O Senado filipino aprovou o polêmico acordo de livre comércio com o Japão, por 16 votos a 4. O pacto tinha sido assinado em 2006 pela presidente Gloria Macapagal Arroyo e o então primeiro-ministro Junichiro Koizumi, depois de anos de negociação.
O acordo foi objeto de vários debates no Senado das Filipinas, porque alguns parlamentares alegavam que favorecia o Japão, e poderia prejudicar as indústrias locais.
Ambientalistas, liderados pelo Greenpeace, também criticam o acordo, alegando que ele permitirá ao Japão "exportar" para as Filipinas seu lixo tóxico.
O documento, batizado de Acordo de Associação Econômica Japão-Filipinas (JPEPA, na sigla em inglês), foi ratificado pelo Japão no ano passado. Ele elimina em 80% as taxas sobre produtos vendidos para o Japão, e defensores do pacto alegam que vão aumentar as exportações das Filipinas, além de criar 330 mil postos de trabalho.

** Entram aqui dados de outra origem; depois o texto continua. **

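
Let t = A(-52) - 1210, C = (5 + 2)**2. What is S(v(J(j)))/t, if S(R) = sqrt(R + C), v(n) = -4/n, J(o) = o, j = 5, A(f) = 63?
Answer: -sqrt(1205)/5735 ≈ -0.0060529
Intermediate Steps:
C = 49 (C = 7**2 = 49)
S(R) = sqrt(49 + R) (S(R) = sqrt(R + 49) = sqrt(49 + R))
t = -1147 (t = 63 - 1210 = -1147)
S(v(J(j)))/t = sqrt(49 - 4/5)/(-1147) = sqrt(49 - 4*1/5)*(-1/1147) = sqrt(49 - 4/5)*(-1/1147) = sqrt(241/5)*(-1/1147) = (sqrt(1205)/5)*(-1/1147) = -sqrt(1205)/5735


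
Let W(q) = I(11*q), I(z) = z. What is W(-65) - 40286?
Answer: -41001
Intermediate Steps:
W(q) = 11*q
W(-65) - 40286 = 11*(-65) - 40286 = -715 - 40286 = -41001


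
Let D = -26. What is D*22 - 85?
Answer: -657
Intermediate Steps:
D*22 - 85 = -26*22 - 85 = -572 - 85 = -657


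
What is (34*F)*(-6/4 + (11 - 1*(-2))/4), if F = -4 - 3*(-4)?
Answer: 476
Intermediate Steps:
F = 8 (F = -4 + 12 = 8)
(34*F)*(-6/4 + (11 - 1*(-2))/4) = (34*8)*(-6/4 + (11 - 1*(-2))/4) = 272*(-6*1/4 + (11 + 2)*(1/4)) = 272*(-3/2 + 13*(1/4)) = 272*(-3/2 + 13/4) = 272*(7/4) = 476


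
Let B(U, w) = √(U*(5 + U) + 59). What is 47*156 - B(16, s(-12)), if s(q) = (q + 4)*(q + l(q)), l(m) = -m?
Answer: 7332 - √395 ≈ 7312.1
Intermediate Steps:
s(q) = 0 (s(q) = (q + 4)*(q - q) = (4 + q)*0 = 0)
B(U, w) = √(59 + U*(5 + U))
47*156 - B(16, s(-12)) = 47*156 - √(59 + 16² + 5*16) = 7332 - √(59 + 256 + 80) = 7332 - √395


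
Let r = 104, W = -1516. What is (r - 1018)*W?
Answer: 1385624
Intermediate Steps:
(r - 1018)*W = (104 - 1018)*(-1516) = -914*(-1516) = 1385624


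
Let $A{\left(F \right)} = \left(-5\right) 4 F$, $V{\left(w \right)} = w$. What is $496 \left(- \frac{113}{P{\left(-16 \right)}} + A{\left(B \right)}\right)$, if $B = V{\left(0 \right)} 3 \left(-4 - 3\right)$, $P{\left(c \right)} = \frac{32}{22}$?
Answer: $-38533$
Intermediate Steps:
$P{\left(c \right)} = \frac{16}{11}$ ($P{\left(c \right)} = 32 \cdot \frac{1}{22} = \frac{16}{11}$)
$B = 0$ ($B = 0 \cdot 3 \left(-4 - 3\right) = 0 \cdot 3 \left(-7\right) = 0 \left(-21\right) = 0$)
$A{\left(F \right)} = - 20 F$
$496 \left(- \frac{113}{P{\left(-16 \right)}} + A{\left(B \right)}\right) = 496 \left(- \frac{113}{\frac{16}{11}} - 0\right) = 496 \left(\left(-113\right) \frac{11}{16} + 0\right) = 496 \left(- \frac{1243}{16} + 0\right) = 496 \left(- \frac{1243}{16}\right) = -38533$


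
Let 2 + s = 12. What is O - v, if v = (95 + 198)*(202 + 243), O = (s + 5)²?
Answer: -130160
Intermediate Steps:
s = 10 (s = -2 + 12 = 10)
O = 225 (O = (10 + 5)² = 15² = 225)
v = 130385 (v = 293*445 = 130385)
O - v = 225 - 1*130385 = 225 - 130385 = -130160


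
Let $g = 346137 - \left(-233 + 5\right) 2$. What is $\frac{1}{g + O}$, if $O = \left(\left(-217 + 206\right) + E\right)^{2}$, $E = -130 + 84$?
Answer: $\frac{1}{349842} \approx 2.8584 \cdot 10^{-6}$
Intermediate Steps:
$E = -46$
$O = 3249$ ($O = \left(\left(-217 + 206\right) - 46\right)^{2} = \left(-11 - 46\right)^{2} = \left(-57\right)^{2} = 3249$)
$g = 346593$ ($g = 346137 - \left(-228\right) 2 = 346137 - -456 = 346137 + 456 = 346593$)
$\frac{1}{g + O} = \frac{1}{346593 + 3249} = \frac{1}{349842}$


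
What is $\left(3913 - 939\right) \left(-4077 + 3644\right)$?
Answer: $-1287742$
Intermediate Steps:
$\left(3913 - 939\right) \left(-4077 + 3644\right) = 2974 \left(-433\right) = -1287742$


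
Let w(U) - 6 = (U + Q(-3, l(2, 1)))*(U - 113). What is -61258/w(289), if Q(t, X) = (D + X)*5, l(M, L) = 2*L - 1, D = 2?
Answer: -30629/26755 ≈ -1.1448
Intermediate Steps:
l(M, L) = -1 + 2*L
Q(t, X) = 10 + 5*X (Q(t, X) = (2 + X)*5 = 10 + 5*X)
w(U) = 6 + (-113 + U)*(15 + U) (w(U) = 6 + (U + (10 + 5*(-1 + 2*1)))*(U - 113) = 6 + (U + (10 + 5*(-1 + 2)))*(-113 + U) = 6 + (U + (10 + 5*1))*(-113 + U) = 6 + (U + (10 + 5))*(-113 + U) = 6 + (U + 15)*(-113 + U) = 6 + (15 + U)*(-113 + U) = 6 + (-113 + U)*(15 + U))
-61258/w(289) = -61258/(-1689 + 289**2 - 98*289) = -61258/(-1689 + 83521 - 28322) = -61258/53510 = -61258*1/53510 = -30629/26755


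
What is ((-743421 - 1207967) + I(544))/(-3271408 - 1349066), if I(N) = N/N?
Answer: 1951387/4620474 ≈ 0.42233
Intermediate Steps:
I(N) = 1
((-743421 - 1207967) + I(544))/(-3271408 - 1349066) = ((-743421 - 1207967) + 1)/(-3271408 - 1349066) = (-1951388 + 1)/(-4620474) = -1951387*(-1/4620474) = 1951387/4620474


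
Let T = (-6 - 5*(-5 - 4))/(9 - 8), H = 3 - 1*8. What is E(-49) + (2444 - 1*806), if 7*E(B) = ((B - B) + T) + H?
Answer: 11500/7 ≈ 1642.9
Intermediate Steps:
H = -5 (H = 3 - 8 = -5)
T = 39 (T = (-6 - 5*(-9))/1 = (-6 + 45)*1 = 39*1 = 39)
E(B) = 34/7 (E(B) = (((B - B) + 39) - 5)/7 = ((0 + 39) - 5)/7 = (39 - 5)/7 = (1/7)*34 = 34/7)
E(-49) + (2444 - 1*806) = 34/7 + (2444 - 1*806) = 34/7 + (2444 - 806) = 34/7 + 1638 = 11500/7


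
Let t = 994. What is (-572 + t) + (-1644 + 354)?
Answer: -868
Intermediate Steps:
(-572 + t) + (-1644 + 354) = (-572 + 994) + (-1644 + 354) = 422 - 1290 = -868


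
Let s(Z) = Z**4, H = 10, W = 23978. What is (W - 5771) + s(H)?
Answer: 28207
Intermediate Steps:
(W - 5771) + s(H) = (23978 - 5771) + 10**4 = 18207 + 10000 = 28207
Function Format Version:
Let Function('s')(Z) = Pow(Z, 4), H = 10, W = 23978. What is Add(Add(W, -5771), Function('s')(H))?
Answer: 28207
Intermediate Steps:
Add(Add(W, -5771), Function('s')(H)) = Add(Add(23978, -5771), Pow(10, 4)) = Add(18207, 10000) = 28207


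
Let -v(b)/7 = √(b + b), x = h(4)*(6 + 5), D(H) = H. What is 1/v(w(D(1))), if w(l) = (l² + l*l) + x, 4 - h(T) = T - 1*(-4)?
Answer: I*√21/294 ≈ 0.015587*I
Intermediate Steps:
h(T) = -T (h(T) = 4 - (T - 1*(-4)) = 4 - (T + 4) = 4 - (4 + T) = 4 + (-4 - T) = -T)
x = -44 (x = (-1*4)*(6 + 5) = -4*11 = -44)
w(l) = -44 + 2*l² (w(l) = (l² + l*l) - 44 = (l² + l²) - 44 = 2*l² - 44 = -44 + 2*l²)
v(b) = -7*√2*√b (v(b) = -7*√(b + b) = -7*√2*√b)
1/v(w(D(1))) = 1/(-7*√2*√(-44 + 2*1²)) = 1/(-7*√2*√(-44 + 2*1)) = 1/(-7*√2*√(-44 + 2)) = 1/(-7*√2*√(-42)) = 1/(-7*√2*I*√42) = 1/(-14*I*√21) = I*√21/294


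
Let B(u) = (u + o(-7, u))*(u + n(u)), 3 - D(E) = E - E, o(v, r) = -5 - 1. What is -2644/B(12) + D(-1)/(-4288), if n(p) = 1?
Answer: -5668853/167232 ≈ -33.898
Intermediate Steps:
o(v, r) = -6
D(E) = 3 (D(E) = 3 - (E - E) = 3 - 1*0 = 3 + 0 = 3)
B(u) = (1 + u)*(-6 + u) (B(u) = (u - 6)*(u + 1) = (-6 + u)*(1 + u) = (1 + u)*(-6 + u))
-2644/B(12) + D(-1)/(-4288) = -2644/(-6 + 12**2 - 5*12) + 3/(-4288) = -2644/(-6 + 144 - 60) + 3*(-1/4288) = -2644/78 - 3/4288 = -2644*1/78 - 3/4288 = -1322/39 - 3/4288 = -5668853/167232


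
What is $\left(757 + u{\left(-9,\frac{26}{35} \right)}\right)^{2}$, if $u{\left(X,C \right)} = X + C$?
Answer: $\frac{686754436}{1225} \approx 5.6062 \cdot 10^{5}$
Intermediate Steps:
$u{\left(X,C \right)} = C + X$
$\left(757 + u{\left(-9,\frac{26}{35} \right)}\right)^{2} = \left(757 - \left(9 - \frac{26}{35}\right)\right)^{2} = \left(757 + \left(26 \cdot \frac{1}{35} - 9\right)\right)^{2} = \left(757 + \left(\frac{26}{35} - 9\right)\right)^{2} = \left(757 - \frac{289}{35}\right)^{2} = \left(\frac{26206}{35}\right)^{2} = \frac{686754436}{1225}$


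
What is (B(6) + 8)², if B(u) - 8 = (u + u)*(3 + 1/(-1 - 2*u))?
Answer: 440896/169 ≈ 2608.9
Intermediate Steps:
B(u) = 8 + 2*u*(3 + 1/(-1 - 2*u)) (B(u) = 8 + (u + u)*(3 + 1/(-1 - 2*u)) = 8 + (2*u)*(3 + 1/(-1 - 2*u)) = 8 + 2*u*(3 + 1/(-1 - 2*u)))
(B(6) + 8)² = (4*(2 + 3*6² + 5*6)/(1 + 2*6) + 8)² = (4*(2 + 3*36 + 30)/(1 + 12) + 8)² = (4*(2 + 108 + 30)/13 + 8)² = (4*(1/13)*140 + 8)² = (560/13 + 8)² = (664/13)² = 440896/169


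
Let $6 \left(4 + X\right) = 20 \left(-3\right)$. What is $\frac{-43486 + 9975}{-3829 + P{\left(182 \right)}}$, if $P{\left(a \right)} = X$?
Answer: $\frac{33511}{3843} \approx 8.72$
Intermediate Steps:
$X = -14$ ($X = -4 + \frac{20 \left(-3\right)}{6} = -4 + \frac{1}{6} \left(-60\right) = -4 - 10 = -14$)
$P{\left(a \right)} = -14$
$\frac{-43486 + 9975}{-3829 + P{\left(182 \right)}} = \frac{-43486 + 9975}{-3829 - 14} = - \frac{33511}{-3843} = \left(-33511\right) \left(- \frac{1}{3843}\right) = \frac{33511}{3843}$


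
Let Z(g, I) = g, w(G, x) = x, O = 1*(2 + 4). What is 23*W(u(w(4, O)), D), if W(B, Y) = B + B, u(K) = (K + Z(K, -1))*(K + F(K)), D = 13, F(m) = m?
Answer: 6624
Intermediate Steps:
O = 6 (O = 1*6 = 6)
u(K) = 4*K² (u(K) = (K + K)*(K + K) = (2*K)*(2*K) = 4*K²)
W(B, Y) = 2*B
23*W(u(w(4, O)), D) = 23*(2*(4*6²)) = 23*(2*(4*36)) = 23*(2*144) = 23*288 = 6624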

O senador Mar Roxas, um dos principais defensores, acredita que será um incremento à competitividade do país, que em tempos de crise poderá superar outros países do sudeste asiático.
"Estamos testemunhando um tsunami financeiro em todo o mundo, por isso, esse é o momento mais adequado para firmar o pacto", declarou Roxas.